Al llegar a Hiroshima, encontró su casa destruida, su hermana menor muerta y su padre mostrando signos de enfermedad por radiación. Para mantener a su familia, él tomó un trabajo en Toyo Kogyo, un fabricante local de camiones y artillería que fue una de las pocas compañías que sobrevivió al bombardeo de Hiroshima. Yamamoto comenzó como trabajador de fábrica construyendo transmisiones, pero en dos años fue ascendido a gerente y comenzó a trabajar en un nuevo motor para el camión de tres ruedas de Toyo Kogyo, que se vendió bajo la marca Mazda.

MAZDA

Toyo Kogyo lanzó su primer automóvil real, el Mazda R360 en 1960, y en 1961, comenzó una asociación técnica con el fabricante de automóviles alemán NSU, que estaba desarrollando el motor rotativo Wankel para el uso del automóvil de producción.
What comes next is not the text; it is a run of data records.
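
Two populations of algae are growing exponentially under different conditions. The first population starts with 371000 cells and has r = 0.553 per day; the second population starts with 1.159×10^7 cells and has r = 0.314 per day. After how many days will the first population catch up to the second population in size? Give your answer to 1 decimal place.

Set 371000·e^(0.553t) = 1.159×10^7·e^(0.314t).
e^((0.553 − 0.314)t) = 1.159×10^7/371000 → e^(0.239·t) = 31.24.
0.239·t = ln(31.24) = 3.4417, so t = 3.4417/0.239 = 14.4.

14.4 days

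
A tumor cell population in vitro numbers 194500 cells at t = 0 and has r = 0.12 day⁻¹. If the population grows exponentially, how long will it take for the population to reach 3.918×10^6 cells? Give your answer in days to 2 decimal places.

25.02 days

Set N₀·e^(rt) = 3.918×10^6: e^(0.12·t) = 3.918×10^6/194500 = 20.144.
0.12·t = ln(20.144) = 3.0029, so t = 3.0029/0.12 = 25.024.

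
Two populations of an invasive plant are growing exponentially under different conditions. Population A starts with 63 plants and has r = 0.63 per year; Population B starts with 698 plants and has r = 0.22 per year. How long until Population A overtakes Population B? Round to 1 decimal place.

5.9 years

Set 63·e^(0.63t) = 698·e^(0.22t).
e^((0.63 − 0.22)t) = 698/63 → e^(0.41·t) = 11.079.
0.41·t = ln(11.079) = 2.4051, so t = 2.4051/0.41 = 5.8661.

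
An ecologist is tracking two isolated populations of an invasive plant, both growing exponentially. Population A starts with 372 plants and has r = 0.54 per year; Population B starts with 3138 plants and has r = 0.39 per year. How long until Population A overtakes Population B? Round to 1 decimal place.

14.2 years

Set 372·e^(0.54t) = 3138·e^(0.39t).
e^((0.54 − 0.39)t) = 3138/372 → e^(0.15·t) = 8.4355.
0.15·t = ln(8.4355) = 2.1324, so t = 2.1324/0.15 = 14.216.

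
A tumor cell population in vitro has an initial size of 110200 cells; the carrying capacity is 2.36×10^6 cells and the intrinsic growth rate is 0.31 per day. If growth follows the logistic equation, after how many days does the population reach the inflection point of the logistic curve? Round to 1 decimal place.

9.7 days

Logistic growth is fastest at N = K/2 = 1.18×10^6.
A = (K − N₀)/N₀ = 20.416. Set K/(1 + A·e^(−rt)) = K/2 → A·e^(−rt) = 1.
e^(−0.31t) = 1/20.416 = 0.0489821, so t = ln(20.416)/0.31 = 3.0163/0.31 = 9.73.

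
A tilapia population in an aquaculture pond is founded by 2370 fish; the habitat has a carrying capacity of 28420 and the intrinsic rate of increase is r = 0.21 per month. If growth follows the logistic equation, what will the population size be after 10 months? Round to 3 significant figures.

12100 fish

A = (K − N₀)/N₀ = (28420 − 2370)/2370 = 10.992.
N(t) = K/(1 + A·e^(−rt)) = 28420/(1 + 10.992×e^(−0.21×10)).
e^(−2.1) = 0.12246; denominator = 1 + 10.992×0.12246 = 2.346.
N = 28420/2.346 = 12114.3.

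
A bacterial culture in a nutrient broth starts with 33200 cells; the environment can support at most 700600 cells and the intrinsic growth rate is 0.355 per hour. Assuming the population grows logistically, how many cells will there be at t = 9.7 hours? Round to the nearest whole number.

A = (K − N₀)/N₀ = (700600 − 33200)/33200 = 20.102.
N(t) = K/(1 + A·e^(−rt)) = 700600/(1 + 20.102×e^(−0.355×9.7)).
e^(−3.443) = 0.031953; denominator = 1 + 20.102×0.031953 = 1.6423.
N = 700600/1.6423 = 426590.

426590 cells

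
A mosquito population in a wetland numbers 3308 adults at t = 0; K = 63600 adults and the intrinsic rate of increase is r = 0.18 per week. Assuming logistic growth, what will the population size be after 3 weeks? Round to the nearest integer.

A = (K − N₀)/N₀ = (63600 − 3308)/3308 = 18.226.
N(t) = K/(1 + A·e^(−rt)) = 63600/(1 + 18.226×e^(−0.18×3)).
e^(−0.54) = 0.58275; denominator = 1 + 18.226×0.58275 = 11.621.
N = 63600/11.621 = 5472.74.

5473 adults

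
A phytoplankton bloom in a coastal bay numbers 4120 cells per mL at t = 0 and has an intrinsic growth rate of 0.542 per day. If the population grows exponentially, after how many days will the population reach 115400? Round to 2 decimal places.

Set N₀·e^(rt) = 115400: e^(0.542·t) = 115400/4120 = 28.01.
0.542·t = ln(28.01) = 3.3326, so t = 3.3326/0.542 = 6.1486.

6.15 days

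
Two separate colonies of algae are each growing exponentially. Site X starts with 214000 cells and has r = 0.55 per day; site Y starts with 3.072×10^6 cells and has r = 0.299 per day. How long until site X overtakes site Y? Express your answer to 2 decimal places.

10.61 days

Set 214000·e^(0.55t) = 3.072×10^6·e^(0.299t).
e^((0.55 − 0.299)t) = 3.072×10^6/214000 → e^(0.251·t) = 14.355.
0.251·t = ln(14.355) = 2.6641, so t = 2.6641/0.251 = 10.614.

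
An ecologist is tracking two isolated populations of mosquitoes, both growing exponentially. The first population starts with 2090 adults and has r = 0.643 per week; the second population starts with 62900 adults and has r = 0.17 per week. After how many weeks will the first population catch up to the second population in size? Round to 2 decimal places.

Set 2090·e^(0.643t) = 62900·e^(0.17t).
e^((0.643 − 0.17)t) = 62900/2090 → e^(0.473·t) = 30.096.
0.473·t = ln(30.096) = 3.4044, so t = 3.4044/0.473 = 7.1974.

7.20 weeks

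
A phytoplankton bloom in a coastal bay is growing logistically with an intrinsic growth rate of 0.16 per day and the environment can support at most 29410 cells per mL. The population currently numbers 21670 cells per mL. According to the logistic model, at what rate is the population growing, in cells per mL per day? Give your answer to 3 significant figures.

912 cells per mL per day

dN/dt = rN(1 − N/K) = 0.16 × 21670 × (1 − 21670/29410).
1 − 21670/29410 = 0.26318; dN/dt = 0.16 × 21670 × 0.26318 = 912.48.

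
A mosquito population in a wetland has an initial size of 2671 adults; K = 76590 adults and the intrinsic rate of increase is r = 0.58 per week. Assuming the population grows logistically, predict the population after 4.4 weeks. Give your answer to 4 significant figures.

24260 adults

A = (K − N₀)/N₀ = (76590 − 2671)/2671 = 27.675.
N(t) = K/(1 + A·e^(−rt)) = 76590/(1 + 27.675×e^(−0.58×4.4)).
e^(−2.552) = 0.077926; denominator = 1 + 27.675×0.077926 = 3.1566.
N = 76590/3.1566 = 24263.7.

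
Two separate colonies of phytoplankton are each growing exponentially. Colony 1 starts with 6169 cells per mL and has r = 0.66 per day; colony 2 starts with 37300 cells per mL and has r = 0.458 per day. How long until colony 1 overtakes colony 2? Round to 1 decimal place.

Set 6169·e^(0.66t) = 37300·e^(0.458t).
e^((0.66 − 0.458)t) = 37300/6169 → e^(0.202·t) = 6.0464.
0.202·t = ln(6.0464) = 1.7995, so t = 1.7995/0.202 = 8.9082.

8.9 days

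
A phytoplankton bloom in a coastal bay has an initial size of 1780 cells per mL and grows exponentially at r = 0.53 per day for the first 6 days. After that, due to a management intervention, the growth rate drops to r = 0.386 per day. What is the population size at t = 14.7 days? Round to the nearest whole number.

1230054 cells per mL

Phase 1: N(6) = 1780·e^(0.53×6) = 1780·e^3.18 = 42803.2.
Phase 2 runs for 14.7 − 6 = 8.7 days at r = 0.386.
N(14.7) = 42803.2·e^(0.386×8.7) = 42803.2·e^3.358 = 1.230054×10^6.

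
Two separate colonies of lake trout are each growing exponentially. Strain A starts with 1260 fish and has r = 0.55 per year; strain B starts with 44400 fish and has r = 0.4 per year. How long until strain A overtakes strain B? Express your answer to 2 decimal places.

23.75 years

Set 1260·e^(0.55t) = 44400·e^(0.4t).
e^((0.55 − 0.4)t) = 44400/1260 → e^(0.15·t) = 35.238.
0.15·t = ln(35.238) = 3.5621, so t = 3.5621/0.15 = 23.748.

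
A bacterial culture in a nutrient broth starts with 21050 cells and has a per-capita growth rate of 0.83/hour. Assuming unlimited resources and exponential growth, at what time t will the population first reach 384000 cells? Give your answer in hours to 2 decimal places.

Set N₀·e^(rt) = 384000: e^(0.83·t) = 384000/21050 = 18.242.
0.83·t = ln(18.242) = 2.9037, so t = 2.9037/0.83 = 3.4985.

3.50 hours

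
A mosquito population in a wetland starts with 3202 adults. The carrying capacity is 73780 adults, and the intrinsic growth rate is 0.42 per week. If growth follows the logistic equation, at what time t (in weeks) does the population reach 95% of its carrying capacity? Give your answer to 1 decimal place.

14.4 weeks

A = (K − N₀)/N₀ = (73780 − 3202)/3202 = 22.042.
Solve 73780/(1 + 22.042·e^(−0.42t)) = 70091: 1 + 22.042·e^(−0.42t) = 1.0526, so e^(−0.42t) = 0.0023878.
−0.42·t = ln(0.0023878) = -6.0374, so t = 6.0374/0.42 = 14.375.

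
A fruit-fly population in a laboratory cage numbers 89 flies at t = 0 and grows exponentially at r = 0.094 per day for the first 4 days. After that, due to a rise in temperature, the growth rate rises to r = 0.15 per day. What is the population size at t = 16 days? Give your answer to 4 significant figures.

Phase 1: N(4) = 89·e^(0.094×4) = 89·e^0.376 = 129.624.
Phase 2 runs for 16 − 4 = 12 days at r = 0.15.
N(16) = 129.624·e^(0.15×12) = 129.624·e^1.8 = 784.178.

784.2 flies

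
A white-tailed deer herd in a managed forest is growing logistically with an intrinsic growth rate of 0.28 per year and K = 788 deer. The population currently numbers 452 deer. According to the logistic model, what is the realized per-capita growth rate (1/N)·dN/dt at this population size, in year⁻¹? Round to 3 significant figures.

(1/N)·dN/dt = r(1 − N/K) = 0.28 × (1 − 452/788).
= 0.28 × 0.4264 = 0.11939.

0.119 per year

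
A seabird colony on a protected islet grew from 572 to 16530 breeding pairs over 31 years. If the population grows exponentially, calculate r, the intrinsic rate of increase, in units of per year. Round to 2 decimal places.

From N(t) = N₀·e^(rt): e^(r·31) = 16530/572 = 28.899.
r·31 = ln(28.899) = 3.3638, so r = 3.3638/31 = 0.10851.

0.11 per year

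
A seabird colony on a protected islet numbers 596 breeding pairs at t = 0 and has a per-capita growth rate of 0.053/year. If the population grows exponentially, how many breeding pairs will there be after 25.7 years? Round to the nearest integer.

2327 breeding pairs

N(t) = N₀·e^(rt) = 596 × e^(0.053×25.7) = 596 × e^1.362.
e^1.362 ≈ 3.9044, so N ≈ 596 × 3.9044 = 2327.01.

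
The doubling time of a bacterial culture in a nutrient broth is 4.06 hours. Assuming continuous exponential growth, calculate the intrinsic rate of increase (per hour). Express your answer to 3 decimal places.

r = ln(2)/t_d = 0.6931/4.06 = 0.17073.

0.171 per hour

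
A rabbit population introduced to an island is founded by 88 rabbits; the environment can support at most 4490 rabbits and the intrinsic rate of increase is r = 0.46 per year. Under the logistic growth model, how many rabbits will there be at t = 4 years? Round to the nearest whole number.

A = (K − N₀)/N₀ = (4490 − 88)/88 = 50.023.
N(t) = K/(1 + A·e^(−rt)) = 4490/(1 + 50.023×e^(−0.46×4)).
e^(−1.84) = 0.15882; denominator = 1 + 50.023×0.15882 = 8.9445.
N = 4490/8.9445 = 501.986.

502 rabbits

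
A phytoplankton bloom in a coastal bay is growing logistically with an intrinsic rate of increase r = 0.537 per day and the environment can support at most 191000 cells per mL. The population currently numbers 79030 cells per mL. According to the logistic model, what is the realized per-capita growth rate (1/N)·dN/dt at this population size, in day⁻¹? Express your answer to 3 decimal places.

0.315 per day

(1/N)·dN/dt = r(1 − N/K) = 0.537 × (1 − 79030/191000).
= 0.537 × 0.58623 = 0.31481.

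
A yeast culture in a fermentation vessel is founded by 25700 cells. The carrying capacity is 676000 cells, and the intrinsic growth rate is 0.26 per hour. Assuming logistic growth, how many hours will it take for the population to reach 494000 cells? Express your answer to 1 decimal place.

16.3 hours

A = (K − N₀)/N₀ = (676000 − 25700)/25700 = 25.304.
Solve 676000/(1 + 25.304·e^(−0.26t)) = 494000: 1 + 25.304·e^(−0.26t) = 1.3684, so e^(−0.26t) = 0.0145601.
−0.26·t = ln(0.0145601) = -4.2295, so t = 4.2295/0.26 = 16.267.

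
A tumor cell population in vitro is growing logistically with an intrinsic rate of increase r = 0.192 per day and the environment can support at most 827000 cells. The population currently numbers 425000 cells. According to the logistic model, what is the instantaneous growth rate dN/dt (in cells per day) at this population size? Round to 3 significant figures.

39700 cells per day

dN/dt = rN(1 − N/K) = 0.192 × 425000 × (1 − 425000/827000).
1 − 425000/827000 = 0.48609; dN/dt = 0.192 × 425000 × 0.48609 = 39665.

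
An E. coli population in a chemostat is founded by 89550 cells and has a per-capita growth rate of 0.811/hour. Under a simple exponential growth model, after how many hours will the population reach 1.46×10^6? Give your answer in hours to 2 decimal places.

Set N₀·e^(rt) = 1.46×10^6: e^(0.811·t) = 1.46×10^6/89550 = 16.304.
0.811·t = ln(16.304) = 2.7914, so t = 2.7914/0.811 = 3.4419.

3.44 hours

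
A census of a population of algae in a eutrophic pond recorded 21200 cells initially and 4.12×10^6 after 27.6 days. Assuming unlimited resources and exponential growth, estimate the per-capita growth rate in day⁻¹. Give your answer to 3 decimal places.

0.191 per day

From N(t) = N₀·e^(rt): e^(r·27.6) = 4.12×10^6/21200 = 194.34.
r·27.6 = ln(194.34) = 5.2696, so r = 5.2696/27.6 = 0.19093.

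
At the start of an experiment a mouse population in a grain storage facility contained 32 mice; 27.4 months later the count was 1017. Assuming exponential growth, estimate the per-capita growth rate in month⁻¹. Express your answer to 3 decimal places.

0.126 per month

From N(t) = N₀·e^(rt): e^(r·27.4) = 1017/32 = 31.781.
r·27.4 = ln(31.781) = 3.4589, so r = 3.4589/27.4 = 0.12624.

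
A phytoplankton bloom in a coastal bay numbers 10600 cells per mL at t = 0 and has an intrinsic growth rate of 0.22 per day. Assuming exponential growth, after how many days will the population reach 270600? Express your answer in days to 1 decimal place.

Set N₀·e^(rt) = 270600: e^(0.22·t) = 270600/10600 = 25.528.
0.22·t = ln(25.528) = 3.2398, so t = 3.2398/0.22 = 14.726.

14.7 days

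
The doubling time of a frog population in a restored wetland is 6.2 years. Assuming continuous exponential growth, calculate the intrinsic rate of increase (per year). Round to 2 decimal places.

0.11 per year

r = ln(2)/t_d = 0.6931/6.2 = 0.1118.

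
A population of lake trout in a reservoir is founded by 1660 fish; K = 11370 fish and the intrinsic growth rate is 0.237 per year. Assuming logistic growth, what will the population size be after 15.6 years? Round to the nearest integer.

A = (K − N₀)/N₀ = (11370 − 1660)/1660 = 5.8494.
N(t) = K/(1 + A·e^(−rt)) = 11370/(1 + 5.8494×e^(−0.237×15.6)).
e^(−3.697) = 0.024793; denominator = 1 + 5.8494×0.024793 = 1.145.
N = 11370/1.145 = 9929.93.

9930 fish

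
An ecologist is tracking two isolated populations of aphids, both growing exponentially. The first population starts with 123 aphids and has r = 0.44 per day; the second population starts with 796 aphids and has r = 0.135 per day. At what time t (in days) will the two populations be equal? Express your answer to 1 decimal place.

6.1 days

Set 123·e^(0.44t) = 796·e^(0.135t).
e^((0.44 − 0.135)t) = 796/123 → e^(0.305·t) = 6.4715.
0.305·t = ln(6.4715) = 1.8674, so t = 1.8674/0.305 = 6.1227.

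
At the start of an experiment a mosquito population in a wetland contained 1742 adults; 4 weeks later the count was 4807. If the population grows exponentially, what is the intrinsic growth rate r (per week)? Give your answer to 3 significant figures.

From N(t) = N₀·e^(rt): e^(r·4) = 4807/1742 = 2.7595.
r·4 = ln(2.7595) = 1.015, so r = 1.015/4 = 0.25376.

0.254 per week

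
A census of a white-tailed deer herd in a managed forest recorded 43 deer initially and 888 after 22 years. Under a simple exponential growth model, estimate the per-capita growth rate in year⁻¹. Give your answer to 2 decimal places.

0.14 per year

From N(t) = N₀·e^(rt): e^(r·22) = 888/43 = 20.651.
r·22 = ln(20.651) = 3.0278, so r = 3.0278/22 = 0.13763.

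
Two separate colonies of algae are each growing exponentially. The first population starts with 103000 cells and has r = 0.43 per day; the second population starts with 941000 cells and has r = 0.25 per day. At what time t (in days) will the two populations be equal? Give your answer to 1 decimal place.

Set 103000·e^(0.43t) = 941000·e^(0.25t).
e^((0.43 − 0.25)t) = 941000/103000 → e^(0.18·t) = 9.1359.
0.18·t = ln(9.1359) = 2.2122, so t = 2.2122/0.18 = 12.29.

12.3 days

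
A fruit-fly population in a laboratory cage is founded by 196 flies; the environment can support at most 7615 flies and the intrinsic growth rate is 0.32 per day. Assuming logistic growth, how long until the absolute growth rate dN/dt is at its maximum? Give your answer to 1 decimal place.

11.4 days

Logistic growth is fastest at N = K/2 = 3807.5.
A = (K − N₀)/N₀ = 37.852. Set K/(1 + A·e^(−rt)) = K/2 → A·e^(−rt) = 1.
e^(−0.32t) = 1/37.852 = 0.0264187, so t = ln(37.852)/0.32 = 3.6337/0.32 = 11.355.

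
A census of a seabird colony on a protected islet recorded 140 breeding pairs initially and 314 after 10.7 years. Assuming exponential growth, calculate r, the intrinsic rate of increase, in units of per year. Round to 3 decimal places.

0.075 per year

From N(t) = N₀·e^(rt): e^(r·10.7) = 314/140 = 2.2429.
r·10.7 = ln(2.2429) = 0.80775, so r = 0.80775/10.7 = 0.075491.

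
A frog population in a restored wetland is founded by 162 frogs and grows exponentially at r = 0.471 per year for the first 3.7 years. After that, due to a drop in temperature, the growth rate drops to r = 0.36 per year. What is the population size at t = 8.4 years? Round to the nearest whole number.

5026 frogs

Phase 1: N(3.7) = 162·e^(0.471×3.7) = 162·e^1.743 = 925.465.
Phase 2 runs for 8.4 − 3.7 = 4.7 years at r = 0.36.
N(8.4) = 925.465·e^(0.36×4.7) = 925.465·e^1.692 = 5025.58.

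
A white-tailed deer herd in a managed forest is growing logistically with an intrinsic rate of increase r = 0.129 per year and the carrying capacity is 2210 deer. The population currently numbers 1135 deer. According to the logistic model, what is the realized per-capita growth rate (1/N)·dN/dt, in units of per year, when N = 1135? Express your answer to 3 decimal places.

0.063 per year

(1/N)·dN/dt = r(1 − N/K) = 0.129 × (1 − 1135/2210).
= 0.129 × 0.48643 = 0.062749.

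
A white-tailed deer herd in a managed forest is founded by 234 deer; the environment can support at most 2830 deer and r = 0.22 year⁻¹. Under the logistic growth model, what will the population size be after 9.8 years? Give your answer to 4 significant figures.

1239 deer

A = (K − N₀)/N₀ = (2830 − 234)/234 = 11.094.
N(t) = K/(1 + A·e^(−rt)) = 2830/(1 + 11.094×e^(−0.22×9.8)).
e^(−2.156) = 0.11579; denominator = 1 + 11.094×0.11579 = 2.2845.
N = 2830/2.2845 = 1238.76.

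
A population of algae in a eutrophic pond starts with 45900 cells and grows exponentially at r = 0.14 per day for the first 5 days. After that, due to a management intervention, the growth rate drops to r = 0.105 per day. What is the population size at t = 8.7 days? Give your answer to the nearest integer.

136315 cells

Phase 1: N(5) = 45900·e^(0.14×5) = 45900·e^0.7 = 92431.2.
Phase 2 runs for 8.7 − 5 = 3.7 days at r = 0.105.
N(8.7) = 92431.2·e^(0.105×3.7) = 92431.2·e^0.3885 = 136315.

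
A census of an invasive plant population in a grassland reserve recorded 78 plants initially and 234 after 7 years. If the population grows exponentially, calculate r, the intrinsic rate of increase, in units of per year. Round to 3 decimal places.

From N(t) = N₀·e^(rt): e^(r·7) = 234/78 = 3.
r·7 = ln(3) = 1.0986, so r = 1.0986/7 = 0.15694.

0.157 per year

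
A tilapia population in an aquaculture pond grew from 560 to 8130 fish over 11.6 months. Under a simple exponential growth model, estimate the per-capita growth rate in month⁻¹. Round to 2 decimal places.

From N(t) = N₀·e^(rt): e^(r·11.6) = 8130/560 = 14.518.
r·11.6 = ln(14.518) = 2.6754, so r = 2.6754/11.6 = 0.23064.

0.23 per month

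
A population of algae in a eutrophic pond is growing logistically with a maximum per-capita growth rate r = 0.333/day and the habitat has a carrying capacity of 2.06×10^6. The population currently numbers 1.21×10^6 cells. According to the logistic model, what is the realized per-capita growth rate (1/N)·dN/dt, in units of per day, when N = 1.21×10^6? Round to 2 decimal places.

0.14 per day

(1/N)·dN/dt = r(1 − N/K) = 0.333 × (1 − 1.21×10^6/2.06×10^6).
= 0.333 × 0.41262 = 0.1374.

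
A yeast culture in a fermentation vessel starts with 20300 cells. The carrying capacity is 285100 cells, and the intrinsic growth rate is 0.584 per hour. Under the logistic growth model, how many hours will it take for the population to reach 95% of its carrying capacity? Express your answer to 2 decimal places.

A = (K − N₀)/N₀ = (285100 − 20300)/20300 = 13.044.
Solve 285100/(1 + 13.044·e^(−0.584t)) = 270845: 1 + 13.044·e^(−0.584t) = 1.0526, so e^(−0.584t) = 0.00403482.
−0.584·t = ln(0.00403482) = -5.5128, so t = 5.5128/0.584 = 9.4397.

9.44 hours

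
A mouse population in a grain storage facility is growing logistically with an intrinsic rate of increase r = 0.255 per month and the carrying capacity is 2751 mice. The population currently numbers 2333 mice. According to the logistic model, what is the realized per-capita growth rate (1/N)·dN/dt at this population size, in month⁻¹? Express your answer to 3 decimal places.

0.039 per month

(1/N)·dN/dt = r(1 − N/K) = 0.255 × (1 − 2333/2751).
= 0.255 × 0.15194 = 0.038746.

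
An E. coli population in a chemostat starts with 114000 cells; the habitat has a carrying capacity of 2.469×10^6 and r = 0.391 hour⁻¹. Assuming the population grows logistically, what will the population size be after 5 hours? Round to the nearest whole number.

629137 cells

A = (K − N₀)/N₀ = (2.469×10^6 − 114000)/114000 = 20.658.
N(t) = K/(1 + A·e^(−rt)) = 2.469×10^6/(1 + 20.658×e^(−0.391×5)).
e^(−1.955) = 0.14156; denominator = 1 + 20.658×0.14156 = 3.9244.
N = 2.469×10^6/3.9244 = 629137.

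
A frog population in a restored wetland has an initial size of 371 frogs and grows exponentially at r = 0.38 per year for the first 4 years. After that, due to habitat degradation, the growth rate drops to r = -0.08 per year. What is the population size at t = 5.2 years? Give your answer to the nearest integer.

Phase 1: N(4) = 371·e^(0.38×4) = 371·e^1.52 = 1696.3.
Phase 2 runs for 5.2 − 4 = 1.2 years at r = -0.08.
N(5.2) = 1696.3·e^(-0.08×1.2) = 1696.3·e^-0.096 = 1541.02.

1541 frogs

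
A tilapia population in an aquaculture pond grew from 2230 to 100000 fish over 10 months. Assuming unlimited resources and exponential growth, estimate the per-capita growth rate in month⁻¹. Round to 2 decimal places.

0.38 per month

From N(t) = N₀·e^(rt): e^(r·10) = 100000/2230 = 44.843.
r·10 = ln(44.843) = 3.8032, so r = 3.8032/10 = 0.38032.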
Yamamoto fue puesto a cargo de un equipo en Mazda que más tarde se conocería como el 47 Samurai, que desarrolló motores rotativos. En 1964, Mazda presentó un prototipo del Cosmo Sport, un biplaza propulsado por un motor de doble rotor. No es una exageración decir que este es el automóvil que aseguró el futuro de Mazda.
El Cosmo Sport llegó a la producción en 1967, convirtiéndose en el primer automóvil con doble rotor, y Yamamoto y el 47 Samurai continuaron con el desarrollo del rotativo. Mazda puso rotativos en casi todos los automóviles que vendió durante la década de 1970, pero el motor dio un gran paso en su serie RX de autos deportivos. El RX-7 original de 1978 consolidó el lugar del rotativo en el mundo automotriz y ayudó a Mazda a convertirse en un jugador importante en el mercado estadounidense.
Yamamoto ascendió en las filas de Mazda, convirtiéndose en jefe de I + D a finales de los años setenta, presidente en 1985 y presidente en 1987. En 1978, Bob Hall, entonces periodista de Motor Trend y más tarde Autoweek le sugirieron a Yamamoto que Mazda construyera dos asientos roadster en el estilo europeo clásico. Tres años más tarde, Hall se unió a Mazda como planificador de productos en California, y Yamamoto le sugirió que comenzara a investigar sobre su roadster de dos asientos.
Cuando se convirtió en presidente en 1985, Yamamoto puso las ruedas en marcha para hacer que el Miata entre en producción. Hall, junto con el ingeniero Toshihiko Hirai y el diseñador Tom Matano, se pusieron manos a la obra para hacer realidad su automóvil deportivo.                                              
Mazda 787B

Bajo el liderazgo de Yamamoto, Mazda vio su mayor logro en el automovilismo: la victoria absoluta en Le Mans en 1991 con el deportivo 787B accionado por cuatro rotores. Hasta el día de hoy, Mazda sigue siendo el único fabricante de automóviles japonés en ganar la carrera, y el 787B es el único automóvil sin pistón que lo hace. Yamamoto se retiró de Mazda un año después.
Hoy en día, Mazda no ofrece un automóvil con motor rotativo, pero todavía tiene un equipo dedicado a investigar este tipo de motor. Y, el espíritu de Yamamoto y el 47 Samurai se hace eco en el nuevo motor Skyactiv-X de la compañía, el primer motor de producción de gasolina que usa ignición por compresión. Y, por supuesto, el Miata está vivo y bien hoy, con más de un millón de unidades vendidas.

Yamamoto ayudó a salvar y definió el alma de Mazda, y aunque puede haberse ido, la compañía una vez conocida como Toyo Kogyo hace honor a sus ideales.